Around 13% of all prisoners in Britain are foreign nationals
More foreign prisoners should be deported to help tackle prison overcrowding, the chairman of a House of Commons committee has said.
Tory MP Edward Leigh, head of the Public Accounts Committee, said it was "astonishing" 1,019 people were freed without deportation being considered.
The figures emerged in April, and Home Secretary Charles Clarke was sacked in a Cabinet reshuffle in May.
Prison numbers in England and Wales may top 80,000, the committee warned.
It was of the "highest importance" that the Home Office kept track of all of the 10,000-plus foreign prisoners and consider deporting them during or at the end of their sentence, said Mr Leigh.
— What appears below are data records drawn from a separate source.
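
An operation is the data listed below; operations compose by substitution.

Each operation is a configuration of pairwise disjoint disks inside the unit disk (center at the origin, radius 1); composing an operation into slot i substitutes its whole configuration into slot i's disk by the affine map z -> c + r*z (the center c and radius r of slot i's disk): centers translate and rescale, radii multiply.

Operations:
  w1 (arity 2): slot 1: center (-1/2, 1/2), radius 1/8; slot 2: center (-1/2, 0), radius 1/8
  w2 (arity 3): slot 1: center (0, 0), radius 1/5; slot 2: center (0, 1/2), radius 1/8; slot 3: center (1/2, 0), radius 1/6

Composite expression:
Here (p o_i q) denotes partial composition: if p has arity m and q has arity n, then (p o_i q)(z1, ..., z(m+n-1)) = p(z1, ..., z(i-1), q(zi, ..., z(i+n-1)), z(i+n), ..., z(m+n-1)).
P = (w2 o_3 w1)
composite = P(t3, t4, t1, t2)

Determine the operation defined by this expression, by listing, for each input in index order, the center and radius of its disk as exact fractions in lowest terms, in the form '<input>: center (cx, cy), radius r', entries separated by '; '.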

Overcrowding is undermining many key objectives of prisons, increasing tensions between staff and inmates, driving up suicide rates, providing a "fertile environment" for unrest and disrupting education and welfare programmes, he added.
The committee's report urged the National Offender Management Service (NOMS) to plan ahead for further increases in numbers.
The prison population in England and Wales rose above 77,000 last year.
The PAC said numbers could be cut by using electronic tagging to reduce the 13,000 people being held on remand before trial, as well as considering alternatives to prison for mentally-ill offenders and children.
Mr Leigh added: "Around 13% of all prisoners are foreign nationals.
"It is now of the highest importance that the Home Office knows exactly what foreign criminals it has under lock and key and what scope there is for deporting them - either during or at the end of their sentences."